Toronto, Canada – Surecomp today announced the launch of its new front-office solution Fastrade, designed specifically for small-to-medium sized enterprises (SMEs). Fastrade allows banks to extend trade finance capabilities to their SME corporate clients, while SMEs can now also gain direct access to and benefit from fully digitised trade finance services. The solution – which is available either on the public cloud or on customer premise – enables trade finance providers to enhance customer service and satisfaction by offering their SME clients an easy-to-deploy, intuitive and scalable multi-bank channel for their trade finance process automation.
Trade finance providers of all type and size can use the Fastrade™ solution, which is now embedded with state-of-the-art API connectivity and packaged as an out-of-the-box SaaS offering, to optimise customer engagement and drive growth. Transforming what is sometimes perceived as a complex process into a simplified, easy-to-follow user experience, it supports all commonly used trade finance services, with preconfigured workflows to minimise setup time. Fastrade™ mitigates the risk of human error and takes trade finance to a new level of digital banking.
By providing their SME customers with enhanced process efficiency of the trade finance lifecycle, banks are not only expanding their portfolio to new market segments, but they dramatically improve their customer experience, while reducing costs, risk and time-to-market for completing trade transactions.

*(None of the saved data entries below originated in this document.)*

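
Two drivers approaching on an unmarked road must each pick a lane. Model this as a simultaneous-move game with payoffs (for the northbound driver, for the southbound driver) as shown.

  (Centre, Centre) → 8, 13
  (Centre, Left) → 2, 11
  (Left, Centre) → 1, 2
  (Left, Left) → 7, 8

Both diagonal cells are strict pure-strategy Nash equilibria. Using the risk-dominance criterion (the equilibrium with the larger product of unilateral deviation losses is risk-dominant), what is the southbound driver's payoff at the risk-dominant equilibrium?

8

At both Centre: the northbound driver loses 8 − 1 = 7 by deviating; the southbound driver loses 13 − 11 = 2. Product = 7·2 = 14.
At both Left: the northbound driver loses 7 − 2 = 5 by deviating; the southbound driver loses 8 − 2 = 6. Product = 5·6 = 30.
30 > 14, so both Left is risk-dominant. The southbound driver's payoff there is 8.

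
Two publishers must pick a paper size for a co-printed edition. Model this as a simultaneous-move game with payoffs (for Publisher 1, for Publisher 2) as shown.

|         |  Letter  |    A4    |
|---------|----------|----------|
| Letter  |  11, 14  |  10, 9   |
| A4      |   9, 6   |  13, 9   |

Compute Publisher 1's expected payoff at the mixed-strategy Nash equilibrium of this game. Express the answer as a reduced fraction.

Publisher 2 mixes with probability q on Letter, chosen so Publisher 1 is indifferent: 11q + 10(1−q) = 9q + 13(1−q) gives q = 3/5.
Publisher 1's expected payoff (from either row, since indifferent) is 11·3/5 + 10·2/5 = 53/5.

53/5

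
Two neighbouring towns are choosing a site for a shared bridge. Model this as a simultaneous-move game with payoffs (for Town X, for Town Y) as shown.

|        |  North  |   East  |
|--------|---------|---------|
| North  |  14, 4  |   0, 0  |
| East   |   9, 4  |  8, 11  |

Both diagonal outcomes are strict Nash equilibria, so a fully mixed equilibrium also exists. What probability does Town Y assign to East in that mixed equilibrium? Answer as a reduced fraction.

Town Y's mix q on North must make Town X indifferent between North and East.
Town X's payoff from North: 14q + 0(1−q). From East: 9q + 8(1−q).
Set equal: 5q = 8(1−q) → q = 8/13.
Probability on East is 1 − 8/13 = 5/13.

5/13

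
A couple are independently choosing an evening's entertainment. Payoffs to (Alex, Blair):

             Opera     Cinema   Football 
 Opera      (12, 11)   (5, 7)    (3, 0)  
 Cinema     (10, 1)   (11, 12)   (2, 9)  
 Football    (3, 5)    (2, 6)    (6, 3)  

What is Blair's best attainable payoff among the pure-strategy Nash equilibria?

12

Both Opera is a pure NE (Alex: 12 ≥ 10; Blair: 11 ≥ 7). Blair gets 11.
Both Cinema is a pure NE (Alex: 11 ≥ 5; Blair: 12 ≥ 9). Blair gets 12.
Every other cell has a profitable deviation for at least one player. Highest of {11, 12} is 12.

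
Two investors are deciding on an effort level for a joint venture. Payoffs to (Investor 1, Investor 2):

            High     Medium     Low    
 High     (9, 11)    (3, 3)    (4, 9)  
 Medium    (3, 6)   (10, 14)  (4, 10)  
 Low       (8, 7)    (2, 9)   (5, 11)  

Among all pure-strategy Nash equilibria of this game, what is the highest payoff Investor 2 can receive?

Both High is a pure NE (Investor 1: 9 ≥ 8; Investor 2: 11 ≥ 9). Investor 2 gets 11.
Both Medium is a pure NE (Investor 1: 10 ≥ 3; Investor 2: 14 ≥ 10). Investor 2 gets 14.
Both Low is a pure NE (Investor 1: 5 ≥ 4; Investor 2: 11 ≥ 9). Investor 2 gets 11.
Every other cell has a profitable deviation for at least one player. Highest of {11, 14, 11} is 14.

14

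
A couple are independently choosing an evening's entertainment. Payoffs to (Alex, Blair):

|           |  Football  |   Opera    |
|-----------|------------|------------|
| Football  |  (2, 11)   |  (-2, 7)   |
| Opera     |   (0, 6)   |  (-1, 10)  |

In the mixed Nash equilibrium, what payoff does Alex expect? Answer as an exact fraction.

Blair mixes with probability q on Football, chosen so Alex is indifferent: 2q + (-2)(1−q) = 0q + (-1)(1−q) gives q = 1/3.
Alex's expected payoff (from either row, since indifferent) is 2·1/3 + (-2)·2/3 = -2/3.

-2/3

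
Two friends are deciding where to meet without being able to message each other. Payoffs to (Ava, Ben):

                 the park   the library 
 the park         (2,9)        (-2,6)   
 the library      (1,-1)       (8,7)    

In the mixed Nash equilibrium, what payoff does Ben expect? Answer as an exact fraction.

69/11

Ava mixes with probability p on the park, chosen so Ben is indifferent: 9p + (-1)(1−p) = 6p + 7(1−p) gives p = 8/11.
Ben's expected payoff is 9·8/11 + (-1)·3/11 = 69/11.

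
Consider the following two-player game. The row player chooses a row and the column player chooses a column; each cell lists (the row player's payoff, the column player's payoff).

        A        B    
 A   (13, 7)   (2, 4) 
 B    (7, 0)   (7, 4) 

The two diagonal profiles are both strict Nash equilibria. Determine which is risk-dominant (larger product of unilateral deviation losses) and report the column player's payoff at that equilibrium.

4

At both A: the row player loses 13 − 7 = 6 by deviating; the column player loses 7 − 4 = 3. Product = 6·3 = 18.
At both B: the row player loses 7 − 2 = 5 by deviating; the column player loses 4 − 0 = 4. Product = 5·4 = 20.
20 > 18, so both B is risk-dominant. The column player's payoff there is 4.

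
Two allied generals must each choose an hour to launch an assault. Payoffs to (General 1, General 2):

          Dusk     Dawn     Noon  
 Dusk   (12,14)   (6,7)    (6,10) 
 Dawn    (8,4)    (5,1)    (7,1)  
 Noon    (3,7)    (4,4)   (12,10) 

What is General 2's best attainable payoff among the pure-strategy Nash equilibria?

Both Dusk is a pure NE (General 1: 12 ≥ 8; General 2: 14 ≥ 10). General 2 gets 14.
Both Noon is a pure NE (General 1: 12 ≥ 7; General 2: 10 ≥ 7). General 2 gets 10.
Every other cell has a profitable deviation for at least one player. Highest of {14, 10} is 14.

14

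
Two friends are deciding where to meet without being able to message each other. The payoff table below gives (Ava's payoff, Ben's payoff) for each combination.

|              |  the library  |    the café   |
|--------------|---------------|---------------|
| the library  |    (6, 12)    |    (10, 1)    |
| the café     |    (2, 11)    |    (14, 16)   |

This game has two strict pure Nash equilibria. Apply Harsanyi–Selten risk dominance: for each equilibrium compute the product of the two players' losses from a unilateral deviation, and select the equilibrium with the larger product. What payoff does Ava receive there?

6

At both the library: Ava loses 6 − 2 = 4 by deviating; Ben loses 12 − 1 = 11. Product = 4·11 = 44.
At both the café: Ava loses 14 − 10 = 4 by deviating; Ben loses 16 − 11 = 5. Product = 4·5 = 20.
44 > 20, so both the library is risk-dominant. Ava's payoff there is 6.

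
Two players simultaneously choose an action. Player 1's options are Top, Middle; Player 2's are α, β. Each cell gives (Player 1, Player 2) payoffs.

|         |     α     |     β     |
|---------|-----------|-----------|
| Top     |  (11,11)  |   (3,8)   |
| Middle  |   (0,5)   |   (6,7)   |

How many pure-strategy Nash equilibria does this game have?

(Top, α): Player 1 gets 11 (best alternative 0); Player 2 gets 11 (best alternative 8). Neither deviates — NE.
(Middle, β): Player 1 gets 6 (best alternative 3); Player 2 gets 7 (best alternative 5). Neither deviates — NE.
(Top, β) is not a NE: Player 1 would switch to Middle (6 > 3).
No other cell survives both best-response checks, so there are 2 pure NE.

2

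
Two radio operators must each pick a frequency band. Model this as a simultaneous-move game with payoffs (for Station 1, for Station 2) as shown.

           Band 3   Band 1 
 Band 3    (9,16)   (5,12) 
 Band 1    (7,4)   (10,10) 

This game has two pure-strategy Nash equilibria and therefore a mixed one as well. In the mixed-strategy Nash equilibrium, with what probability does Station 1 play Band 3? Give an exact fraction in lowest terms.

3/5

Station 1's mix p on Band 3 must make Station 2 indifferent between Band 3 and Band 1.
Station 2's payoff from Band 3: 16p + 4(1−p). From Band 1: 12p + 10(1−p).
Set equal: 4p = 6(1−p) → p = 6/10 = 3/5.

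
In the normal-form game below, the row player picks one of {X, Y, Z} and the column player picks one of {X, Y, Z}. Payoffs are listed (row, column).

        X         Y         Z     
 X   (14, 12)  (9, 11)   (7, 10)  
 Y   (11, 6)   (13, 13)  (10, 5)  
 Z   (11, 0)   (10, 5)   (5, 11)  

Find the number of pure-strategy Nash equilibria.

2

Both X: the row player gets 14 (best alternative 11); the column player gets 12 (best alternative 11). Neither deviates — NE.
Both Y: the row player gets 13 (best alternative 10); the column player gets 13 (best alternative 6). Neither deviates — NE.
Both Z is not a NE: the row player would switch to Y (10 > 5).
No other cell survives both best-response checks, so there are 2 pure NE.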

“With Fastrade™, we are applying specifically to the SME market, the knowledge and expertise we have gathered over the years in enabling tens of thousands of corporates who already use Surecomp to process trade finance activities directly with their banks,” explains Gadi Komet, Surecomp’s EVP of Global Delivery & Operations. “We have responded to demand from our customers to help them better address the SME market by offering the user-friendly, fast-to-deploy Fastrade™ solution, which is exactly what they were looking for.”